Abstract

ABSTRACT This article explores the interrelationship of style, interpellation and impersonality in the writings of Denise Riley. Part one performs a detailed reading of Riley’s essay ‘Malediction’, focussing on her theory of interpellation and her visceral sense of the materiality of language. It articulates the philosophical stakes of the essay by taking seriously its sustained, playful engagement with Hegel’s Phenomenology of Spirit, and by emphasising the intrinsically Spinozist and dramaturgical elements of Althusser’s theory of interpellation. It also seeks to elucidate the philosophical and political import of Riley’s own critical style, which combines Stoicism (an ‘ethics’ in the broad sense), a materialist philosophy of language, and a distinctive poetics.

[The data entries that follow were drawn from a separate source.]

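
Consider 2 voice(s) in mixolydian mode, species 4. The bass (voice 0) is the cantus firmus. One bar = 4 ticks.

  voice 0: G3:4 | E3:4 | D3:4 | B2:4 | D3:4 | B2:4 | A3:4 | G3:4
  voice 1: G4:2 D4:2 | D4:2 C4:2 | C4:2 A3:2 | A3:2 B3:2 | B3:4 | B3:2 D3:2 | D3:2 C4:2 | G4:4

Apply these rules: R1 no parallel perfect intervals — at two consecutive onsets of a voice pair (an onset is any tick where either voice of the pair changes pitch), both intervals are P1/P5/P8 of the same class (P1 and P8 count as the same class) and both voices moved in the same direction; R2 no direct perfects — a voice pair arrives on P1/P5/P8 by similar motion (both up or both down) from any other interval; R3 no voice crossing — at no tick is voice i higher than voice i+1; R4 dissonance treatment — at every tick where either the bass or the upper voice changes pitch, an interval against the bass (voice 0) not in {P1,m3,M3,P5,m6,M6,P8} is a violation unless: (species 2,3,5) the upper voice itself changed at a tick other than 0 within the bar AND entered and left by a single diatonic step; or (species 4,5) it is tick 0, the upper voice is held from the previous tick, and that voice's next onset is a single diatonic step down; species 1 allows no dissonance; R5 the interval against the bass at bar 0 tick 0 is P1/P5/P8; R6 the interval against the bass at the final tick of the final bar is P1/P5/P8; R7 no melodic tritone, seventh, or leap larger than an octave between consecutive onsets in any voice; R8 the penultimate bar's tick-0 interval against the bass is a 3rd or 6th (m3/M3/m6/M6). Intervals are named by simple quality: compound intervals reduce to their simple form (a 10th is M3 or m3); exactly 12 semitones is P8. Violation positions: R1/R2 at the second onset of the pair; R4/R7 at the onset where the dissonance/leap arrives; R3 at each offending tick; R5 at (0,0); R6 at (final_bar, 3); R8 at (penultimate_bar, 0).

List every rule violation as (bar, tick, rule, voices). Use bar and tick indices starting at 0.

bar 0: v0=G3 v1=G4 downbeat P8
bar 1: v0=E3 v1=D4 downbeat m7
bar 2: v0=D3 v1=C4 downbeat m7
bar 3: v0=B2 v1=A3 downbeat m7
bar 4: v0=D3 v1=B3 downbeat M6
bar 5: v0=B2 v1=B3 downbeat P8
bar 6: v0=A3 v1=D3 downbeat P5
bar 7: v0=G3 v1=G4 downbeat P8
  -> R4 @ bar 2 tick 0 v(0, 1): D3/C4 m7 untreated
  -> R4 @ bar 3 tick 0 v(0, 1): B2/A3 m7 untreated
  -> R3 @ bar 6 tick 0 v(0, 1): A3 above D3
  -> R7 @ bar 6 tick 0 v(0,): B2->A3 leap 10st
  -> R8 @ bar 6 tick 0 v(0, 1): penult P5 not 3rd/6th
  -> R3 @ bar 6 tick 1 v(0, 1): A3 above D3
  -> R7 @ bar 6 tick 2 v(1,): D3->C4 leap 10st

(2, 0, R4, (0, 1))
(3, 0, R4, (0, 1))
(6, 0, R3, (0, 1))
(6, 0, R7, (0,))
(6, 0, R8, (0, 1))
(6, 1, R3, (0, 1))
(6, 2, R7, (1,))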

The second part explores Riley’s theory of style and literary composition. It engages with Riley’s notions of ventriloquy and autoventriloquy, suggesting that her approach to style tends to stress the writer’s guilty susceptibility to words. The final part considers Riley’s elegy ‘A Part Song’ and the fraught manner in which grief accentuates contradictions endemic to style and authenticity alike. It argues that Riley harnesses the tensions of echo and interpellation to produce a poem that functions as much on the level of semi-conscious poetic association as via the interpellative mode of apostrophe.